Count on other people for support. I conduct a grief support and sharing group that allows people to discuss their grief with others who are suffering in a like manner. I’ve also heard of a support group in some cities called S.O.S. It is for the survivors of suicide. Church is an awesome place to find like-minded people to help lighten loads and carry burdens. It is amazing, when you get involved in the hurts and hearts of others, how therapeutic it is to your own self and how much perspective you regain.

If you are caring for a disabled loved one, who requires constant attention, you need to lighten your load by getting someone to “pinch hit” for you. You need respite on a regular basis. Because many of the brain illnesses, such as Alzheimers, Pick’s disease, and Lewy Body Dementia can span two-plus decades, it is imperative that you take care of yourself. Many caregivers die before their loved ones because of the tremendous stress that such an illness creates. Now, I did not tell you that to discourage you, but only to help you see that you need respite care and it is the kindest thing you can do for your loved one and for yourself.

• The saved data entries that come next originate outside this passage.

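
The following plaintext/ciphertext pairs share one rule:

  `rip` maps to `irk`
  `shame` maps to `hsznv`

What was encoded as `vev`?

Each pair mirrors across the alphabet (r↔i, i↔r, p↔k): positions sum to 25. Letters are reflected about the middle of the alphabet (position → 25−position): Atbash.
Reversing it on vev: v↔e, e↔v, v↔e.

eve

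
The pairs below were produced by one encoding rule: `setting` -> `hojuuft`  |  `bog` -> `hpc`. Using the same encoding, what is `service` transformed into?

The output letters match the input read backwards, each shifted +1: setting reversed is gnittes. The word is reversed, then every letter is shifted forward by 1.
For service: reverse → ecivres; then shift: e+1=f, c+1=d, i+1=j, v+1=w, r+1=s, e+1=f, s+1=t.

fdjwsft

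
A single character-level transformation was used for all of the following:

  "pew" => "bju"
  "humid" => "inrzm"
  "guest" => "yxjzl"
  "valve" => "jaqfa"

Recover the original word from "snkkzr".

muffin

The output letters match the input read backwards, each shifted +5: pew reversed is wep. Two steps: reverse the string, then apply a Caesar shift of +5.
Reversing it on snkkzr: shift back: s−5=n, n−5=i, k−5=f, k−5=f, z−5=u, r−5=m → niffum; then reverse → muffin.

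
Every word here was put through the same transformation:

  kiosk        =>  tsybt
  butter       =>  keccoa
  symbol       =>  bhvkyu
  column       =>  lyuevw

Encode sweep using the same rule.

The shift depends on letter class: consonant k→t is +9, but vowel i→s is +10. Vowels shift forward by 10 and consonants shift forward by 9.
For sweep: s(cons)+9=b, w(cons)+9=f, e(vowel)+10=o, e(vowel)+10=o, p(cons)+9=y.

bfooy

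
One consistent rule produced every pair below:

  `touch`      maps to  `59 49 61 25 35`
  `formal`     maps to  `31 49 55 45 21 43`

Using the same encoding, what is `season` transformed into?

t(#20)→59 and o(#15)→49: differences scale by 2, so n = 2·pos + 19. Each letter becomes 2×(its alphabet position, a=1..z=26) + 19.
For season: s=19→57, e=5→29, a=1→21, s=19→57, o=15→49, n=14→47.

57 29 21 57 49 47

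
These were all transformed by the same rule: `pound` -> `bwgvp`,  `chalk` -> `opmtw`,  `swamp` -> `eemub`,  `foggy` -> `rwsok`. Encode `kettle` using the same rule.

wmfbxm

Shifts by position in pound: pos 0: p→b (+12), pos 1: o→w (+8), pos 2: u→g (+12), pos 3: n→v (+8) — repeating every 2. A repeating key of period 2 is used — shifts +12, +8 over and over.
On kettle: k+12=w, e+8=m, t+12=f, t+8=b, l+12=x, e+8=m.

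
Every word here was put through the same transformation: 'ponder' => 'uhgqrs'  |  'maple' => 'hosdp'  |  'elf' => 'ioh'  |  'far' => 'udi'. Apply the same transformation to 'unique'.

hxtlqx

The word is reversed, then every letter is shifted forward by 3.
Applying it to unique: reverse → euqinu; then shift: e+3=h, u+3=x, q+3=t, i+3=l, n+3=q, u+3=x.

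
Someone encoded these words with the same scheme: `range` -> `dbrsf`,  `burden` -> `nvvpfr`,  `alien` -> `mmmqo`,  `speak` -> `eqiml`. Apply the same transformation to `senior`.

efrupv

Shifts by position in range: pos 0: r→d (+12), pos 1: a→b (+1), pos 2: n→r (+4), pos 3: g→s (+12), pos 4: e→f (+1) — repeating every 3. A repeating key of period 3 is used — shifts +12, +1, +4 over and over.
On senior: s+12=e, e+1=f, n+4=r, i+12=u, o+1=p, r+4=v.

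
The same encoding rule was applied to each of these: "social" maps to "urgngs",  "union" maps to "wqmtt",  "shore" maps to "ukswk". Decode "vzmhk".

In social: s→u is +2, o→r is +3, c→g is +4, i→n is +5 — the shift increases by 1 each position. Each letter shifts forward by (position + 2), i.e. 2, 3, 4, … — the shift grows by one for each successive letter.
Reversing it on vzmhk: v−2=t, z−3=w, m−4=i, h−5=c, k−6=e.

twice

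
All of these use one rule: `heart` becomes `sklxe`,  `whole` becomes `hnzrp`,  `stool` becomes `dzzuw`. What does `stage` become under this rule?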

I heard a person say a few weeks ago that sometimes we are trying to shoulder something that God did not intend for us to carry. “The only thing,” he continued, “you can do about it is to give it to God.” Now, if you are like me, you will try to pick it back up from a different perspective or in various ways. But by literally opening my hands and offering my problem to God is the best gift I can give Him. There should only be one God in our lives. Allowing problems, people, or dilemmas to take his place would be idolatry.

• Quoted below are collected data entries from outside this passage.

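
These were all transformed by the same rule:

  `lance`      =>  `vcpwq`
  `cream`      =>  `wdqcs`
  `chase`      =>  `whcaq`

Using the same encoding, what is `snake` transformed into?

apcyq

l(11)→v(21) and a(0)→c(2) fit y≡23x+2 (mod 26); the inverse of 23 mod 26 is 17. This is an affine cipher: with a=0,…,z=25, each position x becomes (23x+2) mod 26.
For snake: s(18)→23·18+2≡0=a; n(13)→23·13+2≡15=p; a(0)→23·0+2≡2=c; k(10)→23·10+2≡24=y; e(4)→23·4+2≡16=q (all mod 26).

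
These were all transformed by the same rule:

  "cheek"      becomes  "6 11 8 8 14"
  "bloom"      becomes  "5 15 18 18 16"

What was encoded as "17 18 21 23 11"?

Each letter is replaced by its alphabet position (a=1..z=26) + 3.
Undoing it on 17 18 21 23 11: 17→(17−3)÷1=14=n, 18→(18−3)÷1=15=o, 21→(21−3)÷1=18=r, 23→(23−3)÷1=20=t, 11→(11−3)÷1=8=h.

north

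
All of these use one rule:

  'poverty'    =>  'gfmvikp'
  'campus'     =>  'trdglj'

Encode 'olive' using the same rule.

Compare letters: p→g is +17, o→f is +17, v→m is +17 — a constant shift. Every letter moves 17 places later in the alphabet, wrapping around z→a.
Applying it to olive: o+17=f, l+17=c, i+17=z, v+17=m, e+17=v.

fczmv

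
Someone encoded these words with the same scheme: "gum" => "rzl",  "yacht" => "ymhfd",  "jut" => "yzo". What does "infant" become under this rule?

The output letters match the input read backwards, each shifted +5: gum reversed is mug. The word is reversed, then every letter is shifted forward by 5.
On infant: reverse → tnafni; then shift: t+5=y, n+5=s, a+5=f, f+5=k, n+5=s, i+5=n.

ysfksn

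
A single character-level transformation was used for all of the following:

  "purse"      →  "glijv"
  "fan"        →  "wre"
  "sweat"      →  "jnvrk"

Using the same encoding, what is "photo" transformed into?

Every letter moves 17 places later in the alphabet, wrapping around z→a.
For photo: p+17=g, h+17=y, o+17=f, t+17=k, o+17=f.

gyfkf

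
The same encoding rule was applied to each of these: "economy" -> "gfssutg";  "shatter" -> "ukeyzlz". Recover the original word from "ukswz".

short

Each letter shifts forward by (position + 2), i.e. 2, 3, 4, … — the shift grows by one for each successive letter.
Decoding ukswz: u−2=s, k−3=h, s−4=o, w−5=r, z−6=t.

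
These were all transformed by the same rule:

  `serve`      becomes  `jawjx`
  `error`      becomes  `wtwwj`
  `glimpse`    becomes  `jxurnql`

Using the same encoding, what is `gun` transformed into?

szl

The output letters match the input read backwards, each shifted +5: serve reversed is evres. Two steps: reverse the string, then apply a Caesar shift of +5.
Applying it to gun: reverse → nug; then shift: n+5=s, u+5=z, g+5=l.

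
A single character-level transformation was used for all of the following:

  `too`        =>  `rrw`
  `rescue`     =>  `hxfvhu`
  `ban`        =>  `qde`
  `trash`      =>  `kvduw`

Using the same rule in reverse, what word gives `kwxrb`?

youth

The output letters match the input read backwards, each shifted +3: too reversed is oot. The word is reversed, then every letter is shifted forward by 3.
Undoing it on kwxrb: shift back: k−3=h, w−3=t, x−3=u, r−3=o, b−3=y → htuoy; then reverse → youth.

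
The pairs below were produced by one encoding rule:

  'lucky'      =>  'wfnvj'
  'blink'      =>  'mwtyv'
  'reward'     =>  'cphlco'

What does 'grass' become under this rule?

Each letter is shifted forward by 11 in the alphabet (a Caesar shift of +11).
On grass: g+11=r, r+11=c, a+11=l, s+11=d, s+11=d.

rcldd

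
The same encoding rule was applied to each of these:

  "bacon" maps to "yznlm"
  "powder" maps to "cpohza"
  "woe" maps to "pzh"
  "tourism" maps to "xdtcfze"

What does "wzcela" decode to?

Read the word backwards and shift each letter +11.
Undoing it on wzcela: shift back: w−11=l, z−11=o, c−11=r, e−11=t, l−11=a, a−11=p → lortap; then reverse → patrol.

patrol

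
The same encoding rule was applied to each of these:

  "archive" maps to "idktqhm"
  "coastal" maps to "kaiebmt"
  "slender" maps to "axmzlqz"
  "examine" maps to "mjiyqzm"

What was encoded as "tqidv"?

learn

Shifts by position in archive: pos 0: a→i (+8), pos 1: r→d (+12), pos 2: c→k (+8), pos 3: h→t (+12) — repeating every 2. A repeating key of period 2 is used — shifts +8, +12 over and over.
Undoing it on tqidv: t−8=l, q−12=e, i−8=a, d−12=r, v−8=n.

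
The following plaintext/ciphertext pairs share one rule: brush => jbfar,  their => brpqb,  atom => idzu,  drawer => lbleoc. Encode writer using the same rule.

The shifts repeat in a cycle of length 3: positions 0,1,… shift by +8, +10, +11, then the pattern repeats.
On writer: w+8=e, r+10=b, i+11=t, t+8=b, e+10=o, r+11=c.

ebtboc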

Wayne Oates, Ph.D. from Southern Baptist Theological Seminary, said this: “Pray regularly that God will shed some new light on the situation. Wait and watch, but don’t take it back in your hands to solve.” This will enable you to think about other problems you can do something about. Pray the Serentiy Prayer: “God, grant me serenity to accept the things I cannot change, courage to change the things I can, and wisdom to know the difference.” To the day’s challenges, respond calmly, doing what you can reasonably do to deal with the situation at hand.

Then consciously enter an act of surrender. Push yourself away, put distance between the problem and you. God has the gift of serenity waiting for you. Begin to accept it. Now.